Mesmo persistindo as divergências em torno da figura de Monsenhor
Romero, na celebração de beatificação do sacerdote salvadorenho não faltou a
presença de representantes de várias religiões e igrejas, de diversos países,
além de líderes dos mais diversos setores políticos, empresários e donos de
grandes veículos de comunicação.
Para discutir a questão, a Adital entrevistou Francisco de Aquino
Júnior, presbítero da diocese de Limoeiro do Norte (Ceará), doutor em Teologia
pela Universidade de Münster (Alemanha) e professor de teologia na Faculdade
Católica de Fortaleza e na Universidade Católica de Pernambuco. Essas
contradições respondem ou correspondem a interesses sociais e eclesiais muito
concretos, ainda que muitas vezes sutis. "O próprio Romero viveu na pele
essas contradições na Igreja e na sociedade salvadorenhas”, destaca Aquino
Júnior.
ADITAL - Podemos
observar pelo menos duas dimensões que envolvem a beatificação de Monsenhor
Óscar Romero: a religiosa e a política. Como explicar cada uma delas no
reconhecimento do mártir pela Igreja?
Francisco de Aquino
Júnior - A fé cristã diz respeito a todas as dimensões da vida humana: pessoal,
social, política, econômica, cultural, religiosa etc. Por isso, um cristão não
pode ficar indiferente ao que acontece no mundo. A concentração de bens, a
injustiça, a violência, por exemplo, são também problemas de fé porque são uma
negação da vontade de Deus neste mundo; são pecados mortais diante dos quais um
cristão não pode se curvar, mas tem que lutar contra, mesmo que pague por isso
com a própria vida como fez Romero.
Ele não foi assassinado por acaso nem apenas porque estava presidindo
uma celebração eucarística. Foi assassinado porque, como Jesus, viveu
eucaristicamente, colocou-se do lado dos pobres, defendendo suas vidas frente
aos poderes econômicos e políticos de El Salvador, e apoiando suas lutas e
organizações. Seu martírio tem, indiscutivelmente, uma dimensão política. Foi
assassinado porque viveu evangélica e profeticamente a dimensão política da fé.
ADITAL - É possível
separar esses dois aspectos na práxis de Romero em El Salvador?
FAJ - Na verdade, como
dizia Romero, "a fé cristã e a ação da Igreja sempre tiveram repercussão
sociopolítica. Por ação ou por omissão, pela conivência com um grupo social ou
com outro, os cristãos sempre influenciaram na configuração sociopolítica do
mundo em que vivem”, embora, nem sempre, de acordo com o Evangelho.

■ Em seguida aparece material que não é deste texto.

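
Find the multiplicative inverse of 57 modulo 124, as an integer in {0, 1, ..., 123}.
57^(−1) ≡ 37 (mod 124)

Apply the extended Euclidean algorithm to (124, 57), tracking rows (r, s, t) with s·124 + t·57 = r. Each division r_prev = q·r_cur + r_new produces the new row as (previous row) − q·(current row):
  row A: (124, 1, 0)   [1·124 + 0·57 = 124]
  row B: (57, 0, 1)   [0·124 + 1·57 = 57]
  124 = 2·57 + 10   → row C = row A − 2·row B = (10, 1, −2)   [check: 1·124 − 2·57 = 10]
  57 = 5·10 + 7   → row D = row B − 5·row C = (7, −5, 11)   [check: −5·124 + 11·57 = 7]
  10 = 1·7 + 3   → row E = row C − 1·row D = (3, 6, −13)   [check: 6·124 − 13·57 = 3]
  7 = 2·3 + 1   → row F = row D − 2·row E = (1, −17, 37)   [check: −17·124 + 37·57 = 1]
  3 = 3·1 + 0   → remainder 0, stop. gcd = 1 (last nonzero row F).
The gcd is 1, so 57 is invertible mod 124. The last nonzero row gives −17·124 + 37·57 = 1, so t = 37. So 57^(−1) ≡ 37 (mod 124). Verify: 57 · 37 = 2109 ≡ 1 (mod 124). ✓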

Mas, "quando a Igreja se insere no mundo sociopolítico para
cooperar no surgimento de vida para os pobres, não está se distanciando de sua
missão nem fazendo algo subsidiário ou supletivo, mas está dando testemunho de
sua fé em Deus, está sendo instrumento do Espírito, Senhor e doador da vida”. E
se isso vale de alguma forma para toda a Igreja e para todos os tempos, vale de
um modo muito particular para a situação concreta de El Salvador, marcada por
uma situação extrema de injustiça e violência.
ADITAL - Como o Papa
Francisco tem interpretado a contribuição de Romero?
FAJ - A visão que o Papa
Francisco tem de Romero está muito ligada à sua concepção e ao seu projeto de
"uma Igreja pobre e para os pobres”. Romero foi o bom pastor que deu a
vida por seu povo. A Igreja de São Salvador, sob o pastoreio de Romero,
assumiu, radicalmente, a causa dos pobres e assim tornou-se
ícone/imagem/sacramento de uma autêntica Igreja dos pobres.

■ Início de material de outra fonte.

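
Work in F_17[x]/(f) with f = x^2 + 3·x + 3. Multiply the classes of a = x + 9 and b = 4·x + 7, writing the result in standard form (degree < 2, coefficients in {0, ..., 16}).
a · b ≡ 14·x (mod f(x))

Multiply as integer polynomials: a · b = 4·x^2 + 43·x + 63. Reducing coefficients mod 17: a · b ≡ 4·x^2 + 9·x + 12. Now divide by f(x) = x^2 + 3·x + 3 in F_17[x], eliminating the leading term at each step:
  leading term 4·x^2: subtract (4)·f(x) = 4·x^2 + 12·x + 12, leaving 14·x (coefficients mod 17)
The degree is now < 2, so this is the remainder. Hence a · b ≡ 14·x in F_17[x]/(f).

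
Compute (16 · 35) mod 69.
8

Both factors are already reduced mod 69. 16 · 35 = 560. Dividing by 69: 560 = 8·69 + 8. So (16 · 35) mod 69 = 8.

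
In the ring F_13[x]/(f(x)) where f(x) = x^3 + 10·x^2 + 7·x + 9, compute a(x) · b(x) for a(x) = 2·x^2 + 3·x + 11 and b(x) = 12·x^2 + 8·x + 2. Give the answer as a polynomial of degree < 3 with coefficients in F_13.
Multiply as integer polynomials: a · b = 24·x^4 + 52·x^3 + 160·x^2 + 94·x + 22. Reducing coefficients mod 13: a · b ≡ 11·x^4 + 4·x^2 + 3·x + 9. Now divide by f(x) = x^3 + 10·x^2 + 7·x + 9 in F_13[x], eliminating the leading term at each step:
  leading term 11·x^4: subtract (11·x)·f(x) = 11·x^4 + 6·x^3 + 12·x^2 + 8·x, leaving 7·x^3 + 5·x^2 + 8·x + 9 (coefficients mod 13)
  leading term 7·x^3: subtract (7)·f(x) = 7·x^3 + 5·x^2 + 10·x + 11, leaving 11·x + 11 (coefficients mod 13)
The degree is now < 3, so this is the remainder. Hence a · b ≡ 11·x + 11 in F_13[x]/(f).

Final answer: a · b ≡ 11·x + 11 (mod f(x))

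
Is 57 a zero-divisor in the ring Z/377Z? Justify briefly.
NO

gcd(57, 377) = 1, so 57 is a unit in Z/377Z (it has a multiplicative inverse). A unit cannot be a zero-divisor: if 57·b ≡ 0 then multiplying both sides by 57^(−1) gives b ≡ 0. So 57 is not a zero-divisor.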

Na carta que escreveu ao arcebispo de San Salvador, por ocasião da
beatificação de Romero, Francisco afirma que Romero deve ser contado entre
"os melhores filhos da Igreja”, fala de sua missão referindo-se à
escravidão-libertação do Egito (Êxodo), a Moisés, aos profetas e a Jesus bom
pastor, lembra que "seu ministério se distinguiu por uma atenção
particular aos pobres e marginalizados”, dá "graças a Deus porque concedeu
ao bispo mártir a capacidade de ver e ouvir o sofrimento de seu povo e foi
moldando seu coração para que, em seu nome, o orientasse e o iluminasse até
fazer de sua ação um exercício pleno da caridade cristã”, e diz que em Romero
podemos encontrar "força e ânimo para construir o Reino de Deus, para
comprometer-se por uma ordem social mais equitativa e digna”. Romero é
testemunha fiel de uma Igreja profética, comprometida com os pobres e com a
justiça social.
ADITAL - De que
maneira a figura e o legado de Monsenhor Romero é, hoje, utilizada pela Igreja
Católica?
FAJ - Depende do grupo a
que você se refira. Há grupos que destacam seu compromisso com os pobres e com
a justiça social, e sua luta pela transformação da sociedade. Há grupos que
falam dele como homem de Igreja e de oração (o que é verdade!), mas silenciando
seu compromisso com os pobres e seu conflito com os poderosos, ou falando de
sua opção pelos pobres de maneira tão abstrata e genérica que não incomoda
ninguém – nem fede nem cheira... Muitos grupos encontram nele inspiração, ânimo
e coragem para assumir no tempo e lugar em que vivem as causas e as lutas dos
pobres e oprimidos.
Mas penso que a tendência da grande maioria, especialmente de bispos e
padres, é uma espécie de "cisma branco”: não vai falar contra (afinal,
foi, oficialmente, declarado mártir e beato) ou até vai elogiá-lo, mas, na
prática, não o leva a sério (é bonito, é admirável, mas não é pra mim; os
tempos são outros...). De uma forma ou de outra, Romero continua incomodando,
provocando, convocando... "Não há nada mais revolucionário que o cadáver
de um mártir” (P. Casaldáliga); "O sangue dos mártires é semente de novos
cristãos” (Tertuliano), sustenta a esperança e anima a resistência aos poderes
opressores...
ADITAL - Como a
figura e o legado de Monsenhor Romero são, hoje, utilizados em outras religiões
e grupos sociais?
FAJ - Isso é muito
relativo, como disse anteriormente. Para muitos crentes (de outras Igrejas e de
outras religiões), Romero é um homem de Deus, uma testemunha fiel de Jesus
Cristo. Nas palavras do mártir Ellacuría: "em Dom Romero Deus passou por
El Salvador”, ele foi "um enviado de Deus para salvar seu povo”. Por
irônico que pareça, antes que se colocasse um quadro de Romero no Vaticano, a
catedral anglicana de Londres [Inglaterra] já o tinha feito desde 2000.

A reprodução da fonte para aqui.